Por eso, les dije que yo veía otra espiritualidad sexual en
la que sí que se experimentaba una unión con Dios. Pero esa unión, primero, debía
darse individualmente, personalmente. Es decir, que antes de entregarse al amor
carnal, el hombre y la mujer deben buscar a Dios por su cuenta, deben
introducirse en lo más profundo de su alma con la práctica ascética y purificar
su corazón. A fin de cuentas, vivir y amar la virtud de la castidad. Si se purifica el corazón, en la práctica del amor sexual no se corre el riesgo de
buscarse a uno mismo y se busca entregar el amor de Dios al otro a través del
cuerpo, de la unión sexual.
Intenté explicarme diciendo que entiendo la mística sexual
como una mística que se da cuando previamente has tenido una unión mística con
Jesucristo, cuando tienes esa vida espiritual que solamente puede tenerse
cuando tienes un encuentro personal con Cristo en los Sacramentos. Y ello
implica el Matrimonio, claro está. Pero antes del Sacramento del Matrimonio están
otros, como la Confesión y la Eucaristía.

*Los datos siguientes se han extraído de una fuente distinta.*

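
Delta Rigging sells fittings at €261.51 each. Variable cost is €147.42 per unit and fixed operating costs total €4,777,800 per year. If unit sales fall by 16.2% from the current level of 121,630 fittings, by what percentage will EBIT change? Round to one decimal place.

-24.7%

At 121,630 units, contribution = 121,630 × €114.09 = €13,876,766.70.
EBIT = €13,876,766.70 − €4,777,800 = €9,098,966.70.
DOL = contribution ÷ EBIT = €13,876,766.70 ÷ €9,098,966.70 = 1.5251.
Operating income changes by 1.5251 × -16.2% = -24.7%.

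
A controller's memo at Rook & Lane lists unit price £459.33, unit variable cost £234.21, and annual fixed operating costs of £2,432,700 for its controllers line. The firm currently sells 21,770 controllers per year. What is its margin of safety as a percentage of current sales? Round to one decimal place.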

Considero que para vivir el Matrimonio estos Sacramentos son
imprescindibles, pues sin ellos no puede darse esa unión mística con
Jesucristo. Y cuando se da esa unión con Cristo a través del aliento del Espíritu
Santo, es posible esa unión con Cristo en el amor sexual, en el que los esposos
son uno en cuerpo y espíritu en el amor de Dios. ¡Es en ese momento cuando acontece
una unión divina y sexual, cuando los esposos se identifican con Cristo en el
acto sexual, porque antes ya se han encontrado con Él y lo conocen
personalmente!
A fin de cuentas, cuando cada persona se ha abierto
íntimamente, con corazón sincero, a Jesucristo y ha experimentado la pureza de
su amor, puede amar con pureza, puede buscar el bien de su esposo o de su
esposa, el de su novio o el de su novia, que es gozar del amor de Dios. Por
ello no busca solamente el goce carnal de un instante, sino que busca el gozo y
la pasión que concede la vida espiritual y la gracia de Dios. Y ese camino
puede recorrerse con Cristo siendo novios y después siendo esposos.
En el noviazgo se empieza a vivir cuando los novios buscan
conservar y cuidar el amor que ambos tienen a Dios y a sí mismos, pues
conservando ese el amor fiel a Dios conservan el amor de su noviazgo. En el
matrimonio ese amor es más pleno, pues los esposos cuidan íntegramente de la
vida carnal y espiritual de ambos, y ello implica una ascética propia del
matrimonio que, si es perseverante, une a ambos íntimamente con Cristo: una unión
mística que unifica todos los aspectos de la vida.
Así es, más o menos, como veo yo “la mística sexual”.